El compromiso, la vocación y la amistad vienen en diferentes formatos y situaciones, así que tenemos que ponerles más atención ¿Es posible comprender lo que los otros perciben y sienten? ¿Hay un mínimo de consideración por sus necesidades y reciprocidad en las relaciones? ¿Discutimos acerca de nuestras normas y sobre cómo acerca de cómo estamos interpretando las situaciones y problemas? ¿Podemos experimentar agradecimiento? No lo dejemos pasar, es aquí que encontramos la más verdadera y profunda felicidad.

Referencias

Aron, A., Aron, E., Tudor, M. y Nelson, G. (1991). Close Relationships as Including Other in the Self. Journal of Personality and Social Psychology, 60, 241-253.

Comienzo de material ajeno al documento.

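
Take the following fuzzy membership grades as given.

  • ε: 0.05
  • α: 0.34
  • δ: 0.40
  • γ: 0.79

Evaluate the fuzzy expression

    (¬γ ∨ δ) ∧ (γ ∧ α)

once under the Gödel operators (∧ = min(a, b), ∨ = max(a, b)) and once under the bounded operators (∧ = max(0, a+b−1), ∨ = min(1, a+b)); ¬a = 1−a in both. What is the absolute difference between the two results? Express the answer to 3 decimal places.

Under Gödel:
  ¬γ = 1 − 0.79 = 0.21
  ¬γ ∨ δ = max(a, b) on (0.21, 0.40) = 0.40
  γ ∧ α = min(a, b) on (0.79, 0.34) = 0.34
  (¬γ ∨ δ) ∧ (γ ∧ α) = min(a, b) on (0.40, 0.34) = 0.34
  → value = 0.3400
Under bounded:
  ¬γ = 1 − 0.79 = 0.21
  ¬γ ∨ δ = min(1, a+b) on (0.21, 0.40) = 0.61
  γ ∧ α = max(0, a+b−1) on (0.79, 0.34) = 0.13
  (¬γ ∨ δ) ∧ (γ ∧ α) = max(0, a+b−1) on (0.61, 0.13) = 0.00
  → value = 0.0000
|0.3400 − 0.0000| = 0.340

0.340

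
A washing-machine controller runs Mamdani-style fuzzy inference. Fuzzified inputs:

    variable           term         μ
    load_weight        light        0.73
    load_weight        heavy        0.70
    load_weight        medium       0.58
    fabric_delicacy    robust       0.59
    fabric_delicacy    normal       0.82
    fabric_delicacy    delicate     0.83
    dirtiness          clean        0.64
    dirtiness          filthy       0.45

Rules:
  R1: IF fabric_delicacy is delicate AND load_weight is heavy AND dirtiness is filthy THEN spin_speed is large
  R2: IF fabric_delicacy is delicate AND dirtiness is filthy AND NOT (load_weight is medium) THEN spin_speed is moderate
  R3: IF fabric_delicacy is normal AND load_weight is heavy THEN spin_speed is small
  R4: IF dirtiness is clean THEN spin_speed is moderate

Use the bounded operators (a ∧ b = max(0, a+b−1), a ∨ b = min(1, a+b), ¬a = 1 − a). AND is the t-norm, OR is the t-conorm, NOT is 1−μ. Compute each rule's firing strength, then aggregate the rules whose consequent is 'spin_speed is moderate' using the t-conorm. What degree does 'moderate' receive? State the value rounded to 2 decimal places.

0.64

R1: delicate=0.83, heavy=0.70, filthy=0.45; AND[max(0, a+b−1)] → w = 0.00
R2: delicate=0.83, filthy=0.45, ¬medium=1−0.58=0.42; AND[max(0, a+b−1)] → w = 0.00
R3: normal=0.82, heavy=0.70; AND[max(0, a+b−1)] → w = 0.52
R4: clean=0.64 → w = 0.64
Rules with consequent 'moderate': {R2, R4} → strengths 0.00, 0.64
Aggregate via t-conorm [min(1, a+b)]: 0.64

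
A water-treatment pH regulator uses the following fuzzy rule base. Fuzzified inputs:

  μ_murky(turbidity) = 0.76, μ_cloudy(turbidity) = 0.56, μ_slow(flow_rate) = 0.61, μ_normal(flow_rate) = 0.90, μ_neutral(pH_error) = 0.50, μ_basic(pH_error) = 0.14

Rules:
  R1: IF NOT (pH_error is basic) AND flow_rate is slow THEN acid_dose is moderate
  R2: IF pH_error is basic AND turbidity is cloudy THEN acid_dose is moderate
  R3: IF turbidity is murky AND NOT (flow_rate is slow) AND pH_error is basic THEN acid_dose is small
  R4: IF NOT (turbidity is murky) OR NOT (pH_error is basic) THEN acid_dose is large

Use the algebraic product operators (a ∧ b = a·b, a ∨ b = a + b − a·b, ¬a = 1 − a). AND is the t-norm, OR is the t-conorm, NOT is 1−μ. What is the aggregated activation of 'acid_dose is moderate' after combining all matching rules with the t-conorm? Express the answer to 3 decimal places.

R1: ¬basic=1−0.14=0.86, slow=0.61; AND[a·b] → w = 0.5246
R2: basic=0.14, cloudy=0.56; AND[a·b] → w = 0.0784
R3: murky=0.76, ¬slow=1−0.61=0.39, basic=0.14; AND[a·b] → w = 0.0415
R4: ¬murky=1−0.76=0.24, ¬basic=1−0.14=0.86; OR[a + b − a·b] → w = 0.8936
Rules with consequent 'moderate': {R1, R2} → strengths 0.5246, 0.0784
Aggregate via t-conorm [a + b − a·b]: 0.5619

0.562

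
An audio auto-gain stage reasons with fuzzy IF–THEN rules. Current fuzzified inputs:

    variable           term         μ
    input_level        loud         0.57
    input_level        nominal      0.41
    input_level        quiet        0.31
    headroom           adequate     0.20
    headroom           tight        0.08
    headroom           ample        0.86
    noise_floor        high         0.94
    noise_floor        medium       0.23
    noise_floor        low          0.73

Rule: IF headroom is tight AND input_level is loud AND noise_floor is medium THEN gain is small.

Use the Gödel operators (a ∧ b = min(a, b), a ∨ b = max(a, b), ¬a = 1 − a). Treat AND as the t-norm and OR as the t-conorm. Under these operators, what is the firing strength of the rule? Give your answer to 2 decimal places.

firing strength: tight=0.08, loud=0.57, medium=0.23; AND[min(a, b)] → w = 0.08

0.08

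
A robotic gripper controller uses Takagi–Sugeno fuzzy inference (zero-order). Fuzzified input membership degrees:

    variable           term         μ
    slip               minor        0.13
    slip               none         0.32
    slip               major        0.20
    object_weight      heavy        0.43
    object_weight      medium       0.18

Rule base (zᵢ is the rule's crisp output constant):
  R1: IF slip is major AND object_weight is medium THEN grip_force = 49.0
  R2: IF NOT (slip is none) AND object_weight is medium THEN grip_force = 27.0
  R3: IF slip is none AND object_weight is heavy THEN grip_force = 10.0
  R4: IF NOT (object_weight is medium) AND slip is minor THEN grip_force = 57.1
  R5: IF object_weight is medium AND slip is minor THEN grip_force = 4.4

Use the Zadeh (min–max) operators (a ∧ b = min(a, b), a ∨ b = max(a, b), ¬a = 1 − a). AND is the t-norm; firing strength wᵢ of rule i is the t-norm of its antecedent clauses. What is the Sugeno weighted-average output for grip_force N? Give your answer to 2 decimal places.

26.46

R1 (z=49.0): major=0.20, medium=0.18; AND[min(a, b)] → w = 0.18
R2 (z=27.0): ¬none=1−0.32=0.68, medium=0.18; AND[min(a, b)] → w = 0.18
R3 (z=10.0): none=0.32, heavy=0.43; AND[min(a, b)] → w = 0.32
R4 (z=57.1): ¬medium=1−0.18=0.82, minor=0.13; AND[min(a, b)] → w = 0.13
R5 (z=4.4): medium=0.18, minor=0.13; AND[min(a, b)] → w = 0.13
Weighted average = (0.18·49.0 + 0.18·27.0 + 0.32·10.0 + 0.13·57.1 + 0.13·4.4) / (0.18 + 0.18 + 0.32 + 0.13 + 0.13)
  = 24.8750 / 0.9400 = 26.46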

Aron, A., Paris, M., y Aron, E. (1995). Falling in Love: Prospective Studies of Self- Concept Change. Journal of Personality and Social Psychology, 69, 1102-1112.

Erickson, E. (1994). Un modo de ver las cosas. Escritos selectos de 1930 a 1980. México: Fondo de Cultura Económica.

Katz, J. y Beach, S. (2000). Looking for love? Self-verification and self-enhancement effects on initial romantic attraction. Personality and Social Psychology Bulletin, 26, 1526- 1539.

Kernberg, O. (2003). Relaciones amorosas. Normalidad y patología. Buenos Aires: Paidós.

Shea, J. (2003). The adult self: Process and paradox. Journal of Adult Development, 10, 23- 30.

Weik, K. (2005). Sensemaking in organizations. Thousand Oaks: SAGE.